Doping of steel slag waste as a sustainable filler in ceramic tile composites for enhanced gamma-ray shielding

Abstract

This study explores the incorporation of electric arc furnace (EAF) steel slag, a common industrial by-product, as a sustainable filler in ceramic tile composites for enhanced gamma-ray shielding. Ceramic tile samples were prepared by varying the EAF slag contents (0–40 wt%) and characterized using FT-IR, XRD, SEM, and EDX. Mechanical properties, including modulus of rupture (MOR) and Vickers microhardness (H_v), were evaluated. The sample with 20 wt% slag exhibited the highest MOR (14.0 ± 0.21 MPa), while H_v values increased with slag content.

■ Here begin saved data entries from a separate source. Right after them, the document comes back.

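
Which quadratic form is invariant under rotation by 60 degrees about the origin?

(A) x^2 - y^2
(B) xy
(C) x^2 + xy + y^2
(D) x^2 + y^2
D

Rotation by 60 degrees sends (x, y) to (x/2 - sqrt(3)y/2, sqrt(3)x/2 + y/2).
Substitute the transformed coordinates into each option and compare with the original:
(A) x^2 - y^2  ->  (x/2 - sqrt(3)y/2)^2 - (sqrt(3)x/2 + y/2)^2 = -x^2/2 - sqrt(3)xy + y^2/2   [differs from x^2 - y^2: not invariant]
(B) xy  ->  (x/2 - sqrt(3)y/2)(sqrt(3)x/2 + y/2) = sqrt(3)x^2/4 - xy/2 - sqrt(3)y^2/4   [differs from xy: not invariant]
(C) x^2 + xy + y^2  ->  (x/2 - sqrt(3)y/2)^2 + (x/2 - sqrt(3)y/2)(sqrt(3)x/2 + y/2) + (sqrt(3)x/2 + y/2)^2 = sqrt(3)x^2/4 + x^2 - xy/2 - sqrt(3)y^2/4 + y^2   [differs from x^2 + xy + y^2: not invariant]
(D) x^2 + y^2  ->  (x/2 - sqrt(3)y/2)^2 + (sqrt(3)x/2 + y/2)^2 = x^2 + y^2   [equals x^2 + y^2: invariant]

Only option (D), x^2 + y^2, is unchanged by the transformation.
x^2 + y^2 is the squared distance from the origin, which rotations preserve.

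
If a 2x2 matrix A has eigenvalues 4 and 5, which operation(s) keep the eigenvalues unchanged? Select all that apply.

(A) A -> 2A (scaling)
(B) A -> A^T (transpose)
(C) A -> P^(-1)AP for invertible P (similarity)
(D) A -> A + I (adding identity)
B and C

Eigenvalues are preserved by:
1. Similarity transformations: A -> P^(-1)AP (same characteristic polynomial)
2. Transpose: A^T has the same eigenvalues as A

Eigenvalues are NOT preserved by:
- Adding identity: eigenvalues become 4+1, 5+1
- Scaling: eigenvalues become 8, 10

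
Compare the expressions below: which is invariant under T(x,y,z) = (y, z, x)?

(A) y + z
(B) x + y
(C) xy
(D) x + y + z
D

Apply T(x,y,z) = (y, z, x) to each option, i.e. replace (x, y, z) by the transformed coordinates.
Substitute the transformed coordinates into each option and compare with the original:
(A) y + z  ->  (z) + (x) = x + z   [differs from y + z: not invariant]
(B) x + y  ->  (y) + (z) = y + z   [differs from x + y: not invariant]
(C) xy  ->  (y)(z) = yz   [differs from xy: not invariant]
(D) x + y + z  ->  (y) + (z) + (x) = x + y + z   [equals x + y + z: invariant]

Only option (D), x + y + z, is unchanged by the transformation.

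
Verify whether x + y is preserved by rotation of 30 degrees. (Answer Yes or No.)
No

Applying rotation by 30 degrees: x' = x*cos(30 degrees) - y*sin(30 degrees) = sqrt(3)x/2 - y/2, y' = x*sin(30 degrees) + y*cos(30 degrees) = x/2 + sqrt(3)y/2

Substituting into x + y:
(sqrt(3)x/2 - y/2) + (x/2 + sqrt(3)y/2)
= x/2 + sqrt(3)x/2 - y/2 + sqrt(3)y/2

This differs from the original expression x + y, so it is NOT invariant.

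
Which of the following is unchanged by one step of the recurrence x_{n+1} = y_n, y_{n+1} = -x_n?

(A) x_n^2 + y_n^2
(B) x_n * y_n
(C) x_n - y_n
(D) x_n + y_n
A

For the recurrence x_{n+1} = y_n, y_{n+1} = -x_n:

x_{n+1}^2 + y_{n+1}^2 = y_n^2 + (-x_n)^2 = x_n^2 + y_n^2
The sum of squares is conserved (like energy in a harmonic oscillator).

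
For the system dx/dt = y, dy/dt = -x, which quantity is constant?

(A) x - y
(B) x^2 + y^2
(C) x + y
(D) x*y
B

A first integral I satisfies dI/dt = 0 along every solution. Differentiate each option and use the equation of motion:
(A) d/dt[x - y] = y - (-x) = x + y, not identically 0
(B) d/dt[x^2 + y^2] = 2x*dx/dt + 2y*dy/dt = 2x*y + 2y*(-x) = 0
(C) d/dt[x + y] = y + (-x) = y - x, not identically 0
(D) d/dt[x*y] = (dx/dt)y + x(dy/dt) = y^2 - x^2, not identically 0

Only (B) has zero time-derivative. So x^2 + y^2 (the squared radius; trajectories are circles) is the conserved quantity.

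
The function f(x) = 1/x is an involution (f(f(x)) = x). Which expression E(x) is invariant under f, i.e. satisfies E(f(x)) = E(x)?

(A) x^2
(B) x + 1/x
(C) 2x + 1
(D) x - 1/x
B

Replace x by f(x) = 1/x in each option and simplify. As a quick numerical cross-check, also compare E(3) with E(f(3)) = E(1/3).

(A) x^2  ->  (1/x)^2 = x^(-2); check: E(3) = 9 but E(1/3) = 1/9.   [not invariant]
(B) x + 1/x  ->  (1/x) + 1/(1/x), which simplifies back to x + 1/x; check: E(3) = 10/3, E(1/3) = 10/3.   [invariant]
(C) 2x + 1  ->  2(1/x) + 1 = (x + 2)/x; check: E(3) = 7 but E(1/3) = 5/3.   [not invariant]
(D) x - 1/x  ->  (1/x) - 1/(1/x) = -x + 1/x; check: E(3) = 8/3 but E(1/3) = -8/3.   [not invariant]

Only (B) is unchanged. E is symmetric under swapping x with f(x) = 1/x, which is exactly what an involution does.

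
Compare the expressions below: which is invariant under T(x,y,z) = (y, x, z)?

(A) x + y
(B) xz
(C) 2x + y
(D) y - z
A

Apply T(x,y,z) = (y, x, z) to each option, i.e. replace (x, y, z) by the transformed coordinates.
Substitute the transformed coordinates into each option and compare with the original:
(A) x + y  ->  (y) + (x) = x + y   [equals x + y: invariant]
(B) xz  ->  (y)(z) = yz   [differs from xz: not invariant]
(C) 2x + y  ->  2(y) + (x) = x + 2y   [differs from 2x + y: not invariant]
(D) y - z  ->  (x) - (z) = x - z   [differs from y - z: not invariant]

Only option (A), x + y, is unchanged by the transformation.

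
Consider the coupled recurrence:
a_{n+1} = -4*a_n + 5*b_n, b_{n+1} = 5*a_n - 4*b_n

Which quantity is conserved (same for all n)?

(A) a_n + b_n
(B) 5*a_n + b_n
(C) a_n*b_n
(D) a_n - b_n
A

Replace a_n by a_{n+1} = -4*a_n + 5*b_n and b_n by b_{n+1} = 5*a_n - 4*b_n in each option and simplify:
(A) a_n + b_n  ->  (-4*a_n + 5*b_n) + (5*a_n - 4*b_n) = a_n + b_n   [conserved]
(B) 5*a_n + b_n  ->  5*(-4*a_n + 5*b_n) + (5*a_n - 4*b_n) = -15*a_n + 21*b_n   [not conserved]
(C) a_n*b_n  ->  (-4*a_n + 5*b_n)*(5*a_n - 4*b_n) = -20*a_n^2 + 41*a_n*b_n - 20*b_n^2   [not conserved]
(D) a_n - b_n  ->  (-4*a_n + 5*b_n) - (5*a_n - 4*b_n) = -9*a_n + 9*b_n   [not conserved]

Only (A) a_n + b_n returns to itself after one step, so it is the conserved quantity.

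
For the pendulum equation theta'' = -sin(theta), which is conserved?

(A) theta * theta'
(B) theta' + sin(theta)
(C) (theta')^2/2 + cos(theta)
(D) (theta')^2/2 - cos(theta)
D

A first integral I satisfies dI/dt = 0 along every solution. Differentiate each option and use the equation of motion:
(A) d/dt[theta * theta'] = (theta')^2 + theta theta'' = (theta')^2 - theta sin(theta), not identically 0
(B) d/dt[theta' + sin(theta)] = theta'' + cos(theta) theta' = -sin(theta) + theta' cos(theta), not identically 0
(C) d/dt[(theta')^2/2 + cos(theta)] = theta' theta'' - sin(theta) theta' = -2 theta' sin(theta), not identically 0
(D) d/dt[(theta')^2/2 - cos(theta)] = theta' theta'' + sin(theta) theta' = theta'(-sin(theta)) + theta' sin(theta) = 0

Only (D) has zero time-derivative. This is the total energy: kinetic (theta')^2/2 plus potential -cos(theta).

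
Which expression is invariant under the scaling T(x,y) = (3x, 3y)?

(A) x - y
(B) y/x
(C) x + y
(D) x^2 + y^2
B

Under the uniform scaling T(x,y) = (3x, 3y):
Substitute the transformed coordinates into each option and compare with the original:
(A) x - y  ->  (3x) - (3y) = 3x - 3y   [differs from x - y: not invariant]
(B) y/x  ->  (3y)/(3x) = y/x   [equals y/x: invariant]
(C) x + y  ->  (3x) + (3y) = 3x + 3y   [differs from x + y: not invariant]
(D) x^2 + y^2  ->  (3x)^2 + (3y)^2 = 9x^2 + 9y^2   [differs from x^2 + y^2: not invariant]

Only option (B), y/x, is unchanged by the transformation.
The common factor 3 cancels in a ratio of coordinates, while sums, products and sums of squares pick up factors of 3 or 9.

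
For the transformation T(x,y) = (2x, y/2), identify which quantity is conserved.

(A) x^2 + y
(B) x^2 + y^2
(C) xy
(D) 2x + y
C

An expression E(x,y) is invariant under T if E(T(x,y)) = E(x,y). Here T(x,y) = (2x, y/2).
Substitute the transformed coordinates into each option and compare with the original:
(A) x^2 + y  ->  (2x)^2 + (y/2) = 4x^2 + y/2   [differs from x^2 + y: not invariant]
(B) x^2 + y^2  ->  (2x)^2 + (y/2)^2 = 4x^2 + y^2/4   [differs from x^2 + y^2: not invariant]
(C) xy  ->  (2x)(y/2) = xy   [equals xy: invariant]
(D) 2x + y  ->  2(2x) + (y/2) = 4x + y/2   [differs from 2x + y: not invariant]

Only option (C), xy, is unchanged by the transformation.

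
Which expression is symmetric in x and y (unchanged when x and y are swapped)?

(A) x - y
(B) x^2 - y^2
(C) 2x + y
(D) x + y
D

A symmetric expression is unchanged when the variables are permuted; here the transformation to test is the swap (x, y) -> (y, x).
Substitute the transformed coordinates into each option and compare with the original:
(A) x - y  ->  (y) - (x) = -x + y   [differs from x - y: not invariant]
(B) x^2 - y^2  ->  (y)^2 - (x)^2 = -x^2 + y^2   [differs from x^2 - y^2: not invariant]
(C) 2x + y  ->  2(y) + (x) = x + 2y   [differs from 2x + y: not invariant]
(D) x + y  ->  (y) + (x) = x + y   [equals x + y: invariant]

Only option (D), x + y, is unchanged by the transformation.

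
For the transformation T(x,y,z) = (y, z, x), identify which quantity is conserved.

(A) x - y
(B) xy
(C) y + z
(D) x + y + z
D

Apply T(x,y,z) = (y, z, x) to each option, i.e. replace (x, y, z) by the transformed coordinates.
Substitute the transformed coordinates into each option and compare with the original:
(A) x - y  ->  (y) - (z) = y - z   [differs from x - y: not invariant]
(B) xy  ->  (y)(z) = yz   [differs from xy: not invariant]
(C) y + z  ->  (z) + (x) = x + z   [differs from y + z: not invariant]
(D) x + y + z  ->  (y) + (z) + (x) = x + y + z   [equals x + y + z: invariant]

Only option (D), x + y + z, is unchanged by the transformation.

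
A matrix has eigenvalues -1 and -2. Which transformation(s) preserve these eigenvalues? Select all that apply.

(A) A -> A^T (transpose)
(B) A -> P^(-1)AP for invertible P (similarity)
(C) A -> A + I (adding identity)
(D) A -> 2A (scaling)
A and B

Eigenvalues are preserved by:
1. Similarity transformations: A -> P^(-1)AP (same characteristic polynomial)
2. Transpose: A^T has the same eigenvalues as A

Eigenvalues are NOT preserved by:
- Adding identity: eigenvalues become -1+1, -2+1
- Scaling: eigenvalues become -2, -4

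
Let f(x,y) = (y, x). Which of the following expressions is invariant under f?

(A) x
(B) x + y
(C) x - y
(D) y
B

For f(x,y) = (y, x):
After applying f: x' = y, y' = x. So x' + y' = y + x = x + y.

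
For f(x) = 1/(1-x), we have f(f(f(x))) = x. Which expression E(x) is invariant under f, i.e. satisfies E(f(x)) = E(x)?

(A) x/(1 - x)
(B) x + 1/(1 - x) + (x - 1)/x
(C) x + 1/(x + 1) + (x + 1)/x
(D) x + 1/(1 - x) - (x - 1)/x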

Gamma-ray shielding parameters, such as mass attenuation coefficient (μ_m), effective atomic number (Z_eff), effective electron density (N_el), and half-value layer (HVL), were measured by a NaI(Tl) detector at a photon energy range from 238 to 2614 keV. The sample with 40 wt% slag (CT-EAF-4) demonstrated the best shielding performance, with a μ_m of 0.1811 cm² g⁻¹, Z_eff of 7.312, N_el of 0.2813 × 10²³ electrons g⁻¹, and the lowest HVL (0.253 cm) at 238 keV. These findings highlight the effectiveness of EAF slag as an eco-friendly additive for enhancing both the mechanical and radiation shielding properties of ceramic tiles. Consequently, this approach provides a sustainable solution for the reuse of industrial waste in the development of protective building materials.